New Credit Trends Led by Bankcards

New Credit Trends Led by Bankcards

Equifax Inc.’s monthly Credit Trend Report showed that bankcards were the leader in the development of new credit during November 2010. The report also offered proof that delinquency rates are steadily falling. Consumer debt declined to $10.6 trillion during the month, a fall of 8.2 percent since the $11.5 trillion peak that occurred in October 2008.

New card growth has begun to rise recently, despite the overall balances on cards slowly declining over the past two years. 2.8 million new accounts were opened in the month of September, which shows a 17.3 percent rise over the last year’s September total. Lenders are extending new loans to subprime borrowers very cautiously at this point after the recession, but they are slowly increasing since May of this year.

Experts with Equifax believe that these new trends in credit and lending are due to a slow and gradual recovery of the economy. They also say that despite the new credit opening up for borrowing, most consumers are not increasing their debt and are instead using these opportunities to deleverage their credit card and mortgage bills.

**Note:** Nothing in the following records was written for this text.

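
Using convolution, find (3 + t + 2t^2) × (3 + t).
Ascending coefficients: a = [3, 1, 2], b = [3, 1]. c[0] = 3×3 = 9; c[1] = 3×1 + 1×3 = 6; c[2] = 1×1 + 2×3 = 7; c[3] = 2×1 = 2. Result coefficients: [9, 6, 7, 2] → 9 + 6t + 7t^2 + 2t^3

9 + 6t + 7t^2 + 2t^3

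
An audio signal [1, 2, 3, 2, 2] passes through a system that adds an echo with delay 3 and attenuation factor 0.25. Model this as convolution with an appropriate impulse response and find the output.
Direct-path + delayed-attenuated-path model → impulse response h = [1, 0, 0, 0.25] (1 at lag 0, 0.25 at lag 3). Output y[n] = x[n] + 0.25·x[n - 3] (with x[n] = 0 outside 0..4): y[0] = 1 + 0.25×0 = 1; y[1] = 2 + 0.25×0 = 2; y[2] = 3 + 0.25×0 = 3; y[3] = 2 + 0.25×1 = 2.25; y[4] = 2 + 0.25×2 = 2.5; y[5] = 0 + 0.25×3 = 0.75; y[6] = 0 + 0.25×2 = 0.5; y[7] = 0 + 0.25×2 = 0.5. So y = [1, 2, 3, 2.25, 2.5, 0.75, 0.5, 0.5]

[1, 2, 3, 2.25, 2.5, 0.75, 0.5, 0.5]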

Auto loans also showed growth during 2010, despite governments incentives in 2009 that also caused a spike in new automobile sales. Over the last year new auto loans have increased by 11.5 percent. Mortgages at least a month late also dropped in November, following a trend that began six months ago. However, there are still 2% more late mortgages this November than there were last year at the same time. New lines of home equity credit only equaled 24 percent of those created in September 2006, and remain primarily extended to low risk consumers.

Foreclosure and forfeiture on homes is continuing to rise, increasing almost 70 percent since the same time last year. Modifications have also decrease, meaning homeowners are continuing to lose their homes and are unable to negotiate with their lenders.